The Motor Vehicle Security Association of South Africa (VESA) has issued a warning to motorists after finding that a number of electronics are affecting the tracking signals in cars.
Speaking to BusinessTech, Adri Smit of VESA said that a growing number of products in the retail market are being fitted in vehicles without meeting any industry-approved set of standards in both electrical and environmental specification.
In essence, such products cannot be confirmed for reliability or may not be fit for purpose. “In some cases, certain products cannot be reliably tracked, and the vehicle owner may be unaware that their system is not delivering the needed performance,” she said.
Often, users learn of malfunctions only when they are contacted by the supplier to have the unit replaced, which may happen only after testing was required through an often unwanted or unscheduled situation.
Smith added that for this reason, stringent electrical, environmental or EMC specifications and standards have been adopted by all motor vehicle manufacturers to ensure that the products fitted to motor vehicles are reliable and will operate without adversely affecting the functionality of other systems in the vehicle.

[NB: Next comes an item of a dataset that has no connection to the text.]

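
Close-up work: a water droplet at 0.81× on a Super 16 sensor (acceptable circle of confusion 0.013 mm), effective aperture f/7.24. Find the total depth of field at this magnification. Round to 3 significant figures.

0.287 mm

At magnification m, DoF ≈ 2·N_eff·c/m² = 2 × 7.24 × 0.013 / 0.81² = 0.1882 / 0.6561 ≈ 0.287 mm.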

VESA has identified a number of devices, including MP3 players, which have not been approved by Icasa and transmit various frequency bands which affect GPS positioning and the transmission of data from tracking devices. They are working with Icasa to address this problem, as it is a fairly common in the motor vehicle industry.
Smit added that all VESA Approved Telematics products provides for the highest level possible in security by the required inclusion of data encryption. Sadly, the over-saturation of frequency bands, with high amplitude signals in the correct frequency band, would still cause jamming.
They are also working with the South African Bureau of Standards (SABS) towards setting acceptable standards and service definitions.